The deputy first minister said a young teacher he had met at the Belfast Islamic Centre had told him she was afraid to go to work, following recent statements made by north Belfast pastor James McConnell.
Pastor McConnell who called Islam "heathen" and "satanic" was questioned by police and subsequently apologised.
Mr McGuinness said the events of recent weeks had been "shameful".
In reply to a question from Sinn Fein's Daithi McKay, he said he had approved a draft racial equality strategy and was "optimistic" that it would be published in a matter of days ready to go out for consultation.
Replying to a supplementary question from the SDLP's Fearghal McKinney, the deputy first minister said it was not just a matter of Muslims being offended but "wider society as a whole was offended by this situation".
The DUP's Paul Givan accused the deputy first minister of "going on the run" by refusing to give evidence to a Westminster committee's inquiry into "On The Runs" (OTRs).

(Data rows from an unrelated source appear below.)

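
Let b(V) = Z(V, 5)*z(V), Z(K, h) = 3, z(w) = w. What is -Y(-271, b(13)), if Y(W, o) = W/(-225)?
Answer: -271/225 ≈ -1.2044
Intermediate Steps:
b(V) = 3*V
Y(W, o) = -W/225 (Y(W, o) = W*(-1/225) = -W/225)
-Y(-271, b(13)) = -(-1)*(-271)/225 = -1*271/225 = -271/225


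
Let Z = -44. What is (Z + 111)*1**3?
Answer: 67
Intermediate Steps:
(Z + 111)*1**3 = (-44 + 111)*1**3 = 67*1 = 67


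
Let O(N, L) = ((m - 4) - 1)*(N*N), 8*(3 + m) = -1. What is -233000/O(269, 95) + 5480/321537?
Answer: 125023991240/302467605141 ≈ 0.41335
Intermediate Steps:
m = -25/8 (m = -3 + (⅛)*(-1) = -3 - ⅛ = -25/8 ≈ -3.1250)
O(N, L) = -65*N²/8 (O(N, L) = ((-25/8 - 4) - 1)*(N*N) = (-57/8 - 1)*N² = -65*N²/8)
-233000/O(269, 95) + 5480/321537 = -233000/((-65/8*269²)) + 5480/321537 = -233000/((-65/8*72361)) + 5480*(1/321537) = -233000/(-4703465/8) + 5480/321537 = -233000*(-8/4703465) + 5480/321537 = 372800/940693 + 5480/321537 = 125023991240/302467605141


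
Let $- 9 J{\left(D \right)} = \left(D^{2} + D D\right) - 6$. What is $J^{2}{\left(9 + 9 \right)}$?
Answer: $\frac{45796}{9} \approx 5088.4$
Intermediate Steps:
$J{\left(D \right)} = \frac{2}{3} - \frac{2 D^{2}}{9}$ ($J{\left(D \right)} = - \frac{\left(D^{2} + D D\right) - 6}{9} = - \frac{\left(D^{2} + D^{2}\right) - 6}{9} = - \frac{2 D^{2} - 6}{9} = - \frac{-6 + 2 D^{2}}{9} = \frac{2}{3} - \frac{2 D^{2}}{9}$)
$J^{2}{\left(9 + 9 \right)} = \left(\frac{2}{3} - \frac{2 \left(9 + 9\right)^{2}}{9}\right)^{2} = \left(\frac{2}{3} - \frac{2 \cdot 18^{2}}{9}\right)^{2} = \left(\frac{2}{3} - 72\right)^{2} = \left(- \frac{214}{3}\right)^{2} = \frac{45796}{9}$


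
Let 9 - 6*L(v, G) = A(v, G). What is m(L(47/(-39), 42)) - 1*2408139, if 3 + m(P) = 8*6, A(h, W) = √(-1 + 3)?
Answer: -2408094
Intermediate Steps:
A(h, W) = √2
L(v, G) = 3/2 - √2/6
m(P) = 45 (m(P) = -3 + 8*6 = -3 + 48 = 45)
m(L(47/(-39), 42)) - 1*2408139 = 45 - 1*2408139 = 45 - 2408139 = -2408094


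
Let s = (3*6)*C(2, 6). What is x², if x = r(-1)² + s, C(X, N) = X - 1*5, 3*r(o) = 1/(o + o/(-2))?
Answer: 232324/81 ≈ 2868.2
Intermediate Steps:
r(o) = 2/(3*o) (r(o) = 1/(3*(o + o/(-2))) = 1/(3*(o + o*(-½))) = 1/(3*(o - o/2)) = 1/(3*((o/2))) = (2/o)/3 = 2/(3*o))
C(X, N) = -5 + X (C(X, N) = X - 5 = -5 + X)
s = -54 (s = (3*6)*(-5 + 2) = 18*(-3) = -54)
x = -482/9 (x = ((⅔)/(-1))² - 54 = ((⅔)*(-1))² - 54 = (-⅔)² - 54 = 4/9 - 54 = -482/9 ≈ -53.556)
x² = (-482/9)² = 232324/81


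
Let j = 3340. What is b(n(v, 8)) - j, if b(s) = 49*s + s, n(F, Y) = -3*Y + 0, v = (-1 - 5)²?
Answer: -4540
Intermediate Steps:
v = 36 (v = (-6)² = 36)
n(F, Y) = -3*Y
b(s) = 50*s
b(n(v, 8)) - j = 50*(-3*8) - 1*3340 = 50*(-24) - 3340 = -1200 - 3340 = -4540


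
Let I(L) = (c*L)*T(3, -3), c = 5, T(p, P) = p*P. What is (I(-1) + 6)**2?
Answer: 2601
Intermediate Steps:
T(p, P) = P*p
I(L) = -45*L (I(L) = (5*L)*(-3*3) = (5*L)*(-9) = -45*L)
(I(-1) + 6)**2 = (-45*(-1) + 6)**2 = (45 + 6)**2 = 51**2 = 2601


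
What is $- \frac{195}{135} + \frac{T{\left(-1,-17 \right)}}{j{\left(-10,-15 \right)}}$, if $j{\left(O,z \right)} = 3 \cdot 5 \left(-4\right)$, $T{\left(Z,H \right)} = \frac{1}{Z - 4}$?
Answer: $- \frac{1297}{900} \approx -1.4411$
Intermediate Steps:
$T{\left(Z,H \right)} = \frac{1}{-4 + Z}$
$j{\left(O,z \right)} = -60$ ($j{\left(O,z \right)} = 15 \left(-4\right) = -60$)
$- \frac{195}{135} + \frac{T{\left(-1,-17 \right)}}{j{\left(-10,-15 \right)}} = - \frac{195}{135} + \frac{1}{\left(-4 - 1\right) \left(-60\right)} = \left(-195\right) \frac{1}{135} + \frac{1}{-5} \left(- \frac{1}{60}\right) = - \frac{13}{9} - - \frac{1}{300} = - \frac{13}{9} + \frac{1}{300} = - \frac{1297}{900}$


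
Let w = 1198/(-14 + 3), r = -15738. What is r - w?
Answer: -171920/11 ≈ -15629.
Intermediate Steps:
w = -1198/11 (w = 1198/(-11) = 1198*(-1/11) = -1198/11 ≈ -108.91)
r - w = -15738 - 1*(-1198/11) = -15738 + 1198/11 = -171920/11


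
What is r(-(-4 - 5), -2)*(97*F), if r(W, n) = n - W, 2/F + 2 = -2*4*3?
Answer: 1067/13 ≈ 82.077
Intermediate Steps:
F = -1/13 (F = 2/(-2 - 2*4*3) = 2/(-2 - 8*3) = 2/(-2 - 24) = 2/(-26) = 2*(-1/26) = -1/13 ≈ -0.076923)
r(-(-4 - 5), -2)*(97*F) = (-2 - (-1)*(-4 - 5))*(97*(-1/13)) = (-2 - (-1)*(-9))*(-97/13) = (-2 - 1*9)*(-97/13) = (-2 - 9)*(-97/13) = -11*(-97/13) = 1067/13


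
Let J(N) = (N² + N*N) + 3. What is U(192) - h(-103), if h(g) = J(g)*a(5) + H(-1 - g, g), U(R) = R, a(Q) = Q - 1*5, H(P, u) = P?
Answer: 90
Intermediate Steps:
a(Q) = -5 + Q (a(Q) = Q - 5 = -5 + Q)
J(N) = 3 + 2*N² (J(N) = (N² + N²) + 3 = 2*N² + 3 = 3 + 2*N²)
h(g) = -1 - g (h(g) = (3 + 2*g²)*(-5 + 5) + (-1 - g) = (3 + 2*g²)*0 + (-1 - g) = 0 + (-1 - g) = -1 - g)
U(192) - h(-103) = 192 - (-1 - 1*(-103)) = 192 - (-1 + 103) = 192 - 1*102 = 192 - 102 = 90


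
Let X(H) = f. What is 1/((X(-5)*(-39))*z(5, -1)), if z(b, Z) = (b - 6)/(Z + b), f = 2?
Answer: 2/39 ≈ 0.051282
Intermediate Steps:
X(H) = 2
z(b, Z) = (-6 + b)/(Z + b)
1/((X(-5)*(-39))*z(5, -1)) = 1/((2*(-39))*((-6 + 5)/(-1 + 5))) = 1/(-78*(-1)/4) = 1/(-39*(-1)/2) = 1/(-78*(-¼)) = 1/(39/2) = 2/39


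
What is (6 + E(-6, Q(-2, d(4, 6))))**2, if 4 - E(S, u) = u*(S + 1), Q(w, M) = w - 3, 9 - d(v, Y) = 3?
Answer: 225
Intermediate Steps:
d(v, Y) = 6 (d(v, Y) = 9 - 1*3 = 9 - 3 = 6)
Q(w, M) = -3 + w
E(S, u) = 4 - u*(1 + S) (E(S, u) = 4 - u*(S + 1) = 4 - u*(1 + S))
(6 + E(-6, Q(-2, d(4, 6))))**2 = (6 + (4 - (-3 - 2) - 1*(-6)*(-3 - 2)))**2 = (6 + (4 - 1*(-5) - 1*(-6)*(-5)))**2 = (6 + (4 + 5 - 30))**2 = (6 - 21)**2 = (-15)**2 = 225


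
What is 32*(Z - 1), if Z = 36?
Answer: 1120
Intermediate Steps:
32*(Z - 1) = 32*(36 - 1) = 32*35 = 1120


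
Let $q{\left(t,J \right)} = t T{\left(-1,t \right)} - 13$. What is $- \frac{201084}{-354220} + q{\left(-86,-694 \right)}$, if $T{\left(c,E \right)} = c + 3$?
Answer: $- \frac{16332404}{88555} \approx -184.43$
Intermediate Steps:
$T{\left(c,E \right)} = 3 + c$
$q{\left(t,J \right)} = -13 + 2 t$ ($q{\left(t,J \right)} = t \left(3 - 1\right) - 13 = t 2 - 13 = 2 t - 13 = -13 + 2 t$)
$- \frac{201084}{-354220} + q{\left(-86,-694 \right)} = - \frac{201084}{-354220} + \left(-13 + 2 \left(-86\right)\right) = \left(-201084\right) \left(- \frac{1}{354220}\right) - 185 = \frac{50271}{88555} - 185 = - \frac{16332404}{88555}$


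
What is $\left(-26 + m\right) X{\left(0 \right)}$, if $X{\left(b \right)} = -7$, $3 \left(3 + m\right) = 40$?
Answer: $\frac{329}{3} \approx 109.67$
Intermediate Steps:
$m = \frac{31}{3}$ ($m = -3 + \frac{1}{3} \cdot 40 = -3 + \frac{40}{3} = \frac{31}{3} \approx 10.333$)
$\left(-26 + m\right) X{\left(0 \right)} = \left(-26 + \frac{31}{3}\right) \left(-7\right) = \left(- \frac{47}{3}\right) \left(-7\right) = \frac{329}{3}$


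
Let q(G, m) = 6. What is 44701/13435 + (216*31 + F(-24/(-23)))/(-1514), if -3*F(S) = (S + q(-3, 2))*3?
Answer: -255171394/233916785 ≈ -1.0909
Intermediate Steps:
F(S) = -6 - S (F(S) = -(S + 6)*3/3 = -(6 + S)*3/3 = -(18 + 3*S)/3 = -6 - S)
44701/13435 + (216*31 + F(-24/(-23)))/(-1514) = 44701/13435 + (216*31 + (-6 - (-24)/(-23)))/(-1514) = 44701*(1/13435) + (6696 + (-6 - (-24)*(-1)/23))*(-1/1514) = 44701/13435 + (6696 + (-6 - 1*24/23))*(-1/1514) = 44701/13435 + (6696 + (-6 - 24/23))*(-1/1514) = 44701/13435 + (6696 - 162/23)*(-1/1514) = 44701/13435 + (153846/23)*(-1/1514) = 44701/13435 - 76923/17411 = -255171394/233916785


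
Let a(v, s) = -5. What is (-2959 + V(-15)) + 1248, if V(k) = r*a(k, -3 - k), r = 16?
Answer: -1791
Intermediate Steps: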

Mr McGuinness said he, Sinn Fein President Gerry Adams and Gerry Kelly MLA had met Lady Justice Hallett the previous week, as part of a separate review of the OTR letters scheme.
The Hallett review was instigated by Prime Minister David Cameron.
Mr Givan called on Mr McGuinness to apologise for comments he had made in a recent media interview when he asked the question: "How sorry do you want me to be?".
"I think the work I have been involved with in the past 20 years has amounted to something and I have done that in the face of much opposition, including from some members on the opposite benches," the deputy first minister replied.
Finance Minister Simon Hamilton answered questions on matters including equal pay claims in the Northern Ireland Office and the police service, procurement issues, and the 2015-16 budget.